Intelligence Requirements
Your Key Intelligence Questions
Intelligence Requirements are the long-standing questions that your stakeholders want answers to on an ongoing basis. These questions drive your intelligence program, and without them (or RFI’s), you are producing intelligence for the sake of producing intel.
On each IR page, you’ll see a Summary, which is the overall concept of the requirement, and will identify the thought or purpose behind the requirement.
In addition, you’ll find the Collection Requirements
which are the data sources you’ll need to use in order to satisfy the intelligence questions contained in the IR.
Alongside these, you’ll see the Essential Elements of Information
or EEI’s. Which are the specific, granular questions that this IR contains. These are the questions that you’ll seek to answer as a CTI shop.

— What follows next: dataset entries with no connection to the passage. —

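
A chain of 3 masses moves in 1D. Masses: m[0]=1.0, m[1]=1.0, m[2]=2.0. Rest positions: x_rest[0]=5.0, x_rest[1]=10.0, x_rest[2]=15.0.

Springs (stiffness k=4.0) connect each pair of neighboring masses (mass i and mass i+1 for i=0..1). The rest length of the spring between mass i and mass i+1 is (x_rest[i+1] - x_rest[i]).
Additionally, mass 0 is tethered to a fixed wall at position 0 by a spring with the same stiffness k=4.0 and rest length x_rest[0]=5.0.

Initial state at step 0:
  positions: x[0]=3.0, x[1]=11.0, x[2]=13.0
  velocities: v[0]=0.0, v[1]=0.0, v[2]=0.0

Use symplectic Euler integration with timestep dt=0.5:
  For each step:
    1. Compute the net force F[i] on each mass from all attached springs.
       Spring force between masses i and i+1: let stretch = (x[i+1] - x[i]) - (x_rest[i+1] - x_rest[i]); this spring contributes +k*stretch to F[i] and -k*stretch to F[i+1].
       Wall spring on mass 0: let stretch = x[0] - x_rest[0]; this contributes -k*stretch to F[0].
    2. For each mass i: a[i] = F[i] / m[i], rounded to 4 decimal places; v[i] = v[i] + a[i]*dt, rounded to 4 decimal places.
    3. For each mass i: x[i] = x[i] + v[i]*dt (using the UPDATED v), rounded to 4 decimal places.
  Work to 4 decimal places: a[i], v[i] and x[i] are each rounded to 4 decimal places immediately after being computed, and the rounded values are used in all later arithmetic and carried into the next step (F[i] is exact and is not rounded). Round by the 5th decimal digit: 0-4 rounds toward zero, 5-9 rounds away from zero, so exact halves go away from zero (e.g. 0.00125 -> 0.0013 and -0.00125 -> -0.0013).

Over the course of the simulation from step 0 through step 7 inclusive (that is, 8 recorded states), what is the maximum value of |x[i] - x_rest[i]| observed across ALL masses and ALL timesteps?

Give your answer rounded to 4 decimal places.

Answer: 5.0000

Derivation:
Step 0: x=[3.0000 11.0000 13.0000] v=[0.0000 0.0000 0.0000]
Step 1: x=[8.0000 5.0000 14.5000] v=[10.0000 -12.0000 3.0000]
Step 2: x=[2.0000 11.5000 13.7500] v=[-12.0000 13.0000 -1.5000]
Step 3: x=[3.5000 10.7500 14.3750] v=[3.0000 -1.5000 1.2500]
Step 4: x=[8.7500 6.3750 15.6875] v=[10.5000 -8.7500 2.6250]
Step 5: x=[2.8750 13.6875 14.8438] v=[-11.7500 14.6250 -1.6875]
Step 6: x=[4.9375 11.3438 15.9219] v=[4.1250 -4.6874 2.1562]
Step 7: x=[8.4688 7.1719 17.2110] v=[7.0626 -8.3438 2.5781]
Max displacement = 5.0000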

You’ll find two sections for Related Reports
and for Related Threat Hunts
on the sidebar, which provide you links and information pertaining to these two areas. Typically you will be producing reports to answer the Intelligence Requirements, so we link those reports that are associated with this particular IR here. Similarly, you’ll conduct threat hunts to attempt and answer your questions contained in IR’s, and if the threat hunt is associated with this IR, they will be linked here for quick reference.
There are a few useful metrics that can be found on the dashboard page of the IR’s, with one being the “Number of Reports per IR”. This metric is useful for identifying which Intelligence Requirement has produced the most reporting, which can inform you of the IR’s worth prioritizing, as well as what data sources would need to be improved (since data sources are tied to IR’s, this is easy!).